Midge is a citizen of the Standing Rock Sioux Nation and was raised by wolves in the Pacific Northwest. Midge is the recipient of a 2020 Eliza So Fellowship; a 2019 Pushcart Prize; the Kenyon Review Earthworks Indigenous Poetry Prize; a Western Heritage Award; the Diane Decorah Memorial Poetry Award; and a 2019 Simons Public Humanities fellowship. Her 2019 memoir, “Bury My Heart at Chuck E. Cheese’s,” was a notable book pick for Lit Hub, Poets and Writers Magazine, Library Journal, Kirkus, She Reads, and more.

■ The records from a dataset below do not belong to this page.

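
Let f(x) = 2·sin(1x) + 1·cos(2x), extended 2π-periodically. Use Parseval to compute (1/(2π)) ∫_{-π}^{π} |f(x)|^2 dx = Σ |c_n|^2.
Σ |c_n|^2 = 5/2

Expand |f|^2 and use orthogonality of {sin(nx), cos(mx)} on [-π, π]:
  ∫_{-π}^{π} sin(nx)^2 dx = π, ∫ cos(mx)^2 dx = π, and cross terms integrate to 0.
So ∫_{-π}^{π} f(x)^2 dx = 2^2 · π + 1^2 · π = (4 + 1)π.
Divide by 2π: (4 + 1)/2 = 5/2.
By Parseval, this equals Σ |c_n|^2.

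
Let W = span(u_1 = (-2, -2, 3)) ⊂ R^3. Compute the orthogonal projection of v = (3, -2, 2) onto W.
proj_W(v) = (-8/17, -8/17, 12/17)

Set up U = [u_1 | ... | u_1] ∈ R^(3×1). The projector onto W = col(U) is P = U (U^T U)^(-1) U^T.
Compute U^T U =
  [17],
and U^T v = (4).
Solve U^T U · c = U^T v for the coefficients: c = (4/17). The projection is proj_W(v) = U c.
Check: (v - proj_W(v)) · u_1 = 0  (should be 0).
Result: proj_W(v) = (-8/17, -8/17, 12/17).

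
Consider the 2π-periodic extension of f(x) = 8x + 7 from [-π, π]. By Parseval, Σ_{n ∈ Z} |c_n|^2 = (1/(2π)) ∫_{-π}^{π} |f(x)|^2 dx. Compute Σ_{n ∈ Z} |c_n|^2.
Σ |c_n|^2 = 64π^2/3 + 49

Expand and integrate term by term over [-π, π]:
  ∫ (8x)^2 dx = 64·(2π^3/3); ∫ 2·8·(7)·x dx = 0 (odd integrand); ∫ 7^2 dx = 49·2π.
So (1/(2π)) ∫_{-π}^{π} (8x + 7)^2 dx = 64π^2/3 + 49 = 64π^2/3 + 49.
Parseval ⇒ Σ |c_n|^2 = 64π^2/3 + 49.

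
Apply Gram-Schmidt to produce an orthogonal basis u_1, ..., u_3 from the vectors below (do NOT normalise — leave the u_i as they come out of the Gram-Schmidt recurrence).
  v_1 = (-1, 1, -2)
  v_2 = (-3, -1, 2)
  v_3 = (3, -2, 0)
Orthogonal basis:
  u_1 = (-1, 1, -2)
  u_2 = (-10/3, -2/3, 4/3)
  u_3 = (0, -8/5, -4/5)

Apply the Gram-Schmidt recurrence
  u_1 = v_1
  u_i = v_i − Σ_{j<i} ((v_i · u_j) / (u_j · u_j)) · u_j.

Step by step this gives:
  u_1 = (-1, 1, -2)
  u_2 = (-10/3, -2/3, 4/3)
  u_3 = (0, -8/5, -4/5)

Orthogonality check:
  u_2 · u_1 = 0 (should be 0)
  u_3 · u_1 = 0 (should be 0)
  u_3 · u_2 = 0 (should be 0)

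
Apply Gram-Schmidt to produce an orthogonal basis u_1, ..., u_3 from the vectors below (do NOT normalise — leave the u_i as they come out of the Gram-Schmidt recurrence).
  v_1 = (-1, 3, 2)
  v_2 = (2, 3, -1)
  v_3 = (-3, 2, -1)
Orthogonal basis:
  u_1 = (-1, 3, 2)
  u_2 = (33/14, 27/14, -12/7)
  u_3 = (-42/19, 14/19, -42/19)

Apply the Gram-Schmidt recurrence
  u_1 = v_1
  u_i = v_i − Σ_{j<i} ((v_i · u_j) / (u_j · u_j)) · u_j.

Step by step this gives:
  u_1 = (-1, 3, 2)
  u_2 = (33/14, 27/14, -12/7)
  u_3 = (-42/19, 14/19, -42/19)

Orthogonality check:
  u_2 · u_1 = 0 (should be 0)
  u_3 · u_1 = 0 (should be 0)
  u_3 · u_2 = 0 (should be 0)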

She’s been featured on CBC Radio’s Unreserved, Live Wire, Bitch Media’s Popaganda, Jana Schmieding’s Woman of Size, Native America Calling, and Wyoming Public Radio. A former humor columnist, Midge holds a master of fine arts from the University of Idaho and has taught composition and creative writing at Northwest Indian College. She aspires to be the Distinguished Writer in Residence for Seattle’s Space Needle.